Прасковье показалось, что в эту секунду ее сердце остановилось от леденящего душу ужаса, растекшегося по нутру. На стомых ногах она подошла к обрыву и заглянула в овраг. Маша лежала на дне, неестественно раскинув ноги и руки и смотрела на нее застывшим взглядом.

– Маша! – крикнула Прасковья, – Маша, ты жива?

Но Маша не шевелилась. Ноги Прасковьи подкосились, и она осела на землю, обхватив голову руками. И тут луна зашла за большую черную тучу, и лес тут же накрыла непроглядная тьма. Услышав рядом с собой шорох, Прасковья вздрогнула, вскочила на ноги, вытягивая перед собой руки.

– Кто здесь? – проговорила она дрожащим голосом.

Лица коснулось что-то липкое и холодное, и Прасковья закричала во весь голос:

– Ааааа!

Она бросилась бежать наугад, натыкаясь в темноте на деревья и кусты, запинаясь за торчащие из земли корни, сухие коряги и старые пни. Она падала, сдирая в кровь колени и локти, вставала и снова бежала. Ей все время казалось, что кто-то гонится за ней по пятам, тянет к ней костлявые лапы, дышит смрадом прямо в затылок.

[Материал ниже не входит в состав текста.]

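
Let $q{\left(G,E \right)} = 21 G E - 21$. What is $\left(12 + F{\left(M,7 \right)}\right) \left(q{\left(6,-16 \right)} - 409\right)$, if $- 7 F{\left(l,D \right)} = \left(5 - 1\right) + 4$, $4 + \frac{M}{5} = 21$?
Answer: $- \frac{185896}{7} \approx -26557.0$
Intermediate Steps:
$M = 85$ ($M = -20 + 5 \cdot 21 = -20 + 105 = 85$)
$q{\left(G,E \right)} = -21 + 21 E G$ ($q{\left(G,E \right)} = 21 E G - 21 = -21 + 21 E G$)
$F{\left(l,D \right)} = - \frac{8}{7}$ ($F{\left(l,D \right)} = - \frac{\left(5 - 1\right) + 4}{7} = - \frac{4 + 4}{7} = \left(- \frac{1}{7}\right) 8 = - \frac{8}{7}$)
$\left(12 + F{\left(M,7 \right)}\right) \left(q{\left(6,-16 \right)} - 409\right) = \left(12 - \frac{8}{7}\right) \left(\left(-21 + 21 \left(-16\right) 6\right) - 409\right) = \frac{76 \left(\left(-21 - 2016\right) - 409\right)}{7} = \frac{76 \left(-2037 - 409\right)}{7} = \frac{76}{7} \left(-2446\right) = - \frac{185896}{7}$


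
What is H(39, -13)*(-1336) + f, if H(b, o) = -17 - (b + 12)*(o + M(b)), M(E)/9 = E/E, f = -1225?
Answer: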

А потом что-то злое и темное прыгнуло на нее сверху, вцепилось в волосы и, шипя, поползло по телу гигантским пауком. Прасковья закричала, разум ее помутился от ужаса. Ей показалось, что что-то большое и холодной заползло к ней в рот. Прижав руки к горлу, она стала захлебываться в собственном страхе, словно в воде. И вода эта была черной-пречерной, как сама Купалья ночь…

Глава 2

– Ну же, доченька, постарайся, милая! Вдруг еще что-то вспомнишь? – Зоя гладила руку дочери и то и дело заглядывала ей в глаза.

Но Прасковья смотрела мимо матери пустым, безразличным взглядом. Это пугало Зою, дочь была не похожа сама на себя, сидела на кровати, как кукла. Но местный лекарь сказал, что это обычный испуг, и нужно просто оставить девушку в покое, тепле и не тревожить ее – сама оклемается. А как же не тревожить, если только Прасковья могла рассказать, что на самом деле случилось в лесу на Купалью ночь.

Когда дочь не вернулась с игрищ в назначенное время, Зоя переполошила все село. Выяснилось, что еще одна девушка, Маша, не пришла в ту ночь домой. Едва забрезжил рассвет, мужики и парни отправились на поиски пропавших девушек. Сначала искали у реки, потом двинулись к лесу. И тут Зоя, которая шла в первых рядах, увидела, как Прасковья сама выходит из леса и идет к ним навстречу.

– Прасковья! Доченька! – что есть сил закричала Зоя и со всех ног бросилась к дочери.

Только подбежав ближе, она заметила, что Прасковья бледная, как праздничная скатерть, косы ее растрепаны, а одежда перепачкана грязью. У Зои к горлу подступил комок, нехорошее предчувствие сдавило грудь.

– Тебя кто-то обидел, доченька? – дрожащим голосом спросила женщина.

Прасковья устало взглянула на мать и покачала головой.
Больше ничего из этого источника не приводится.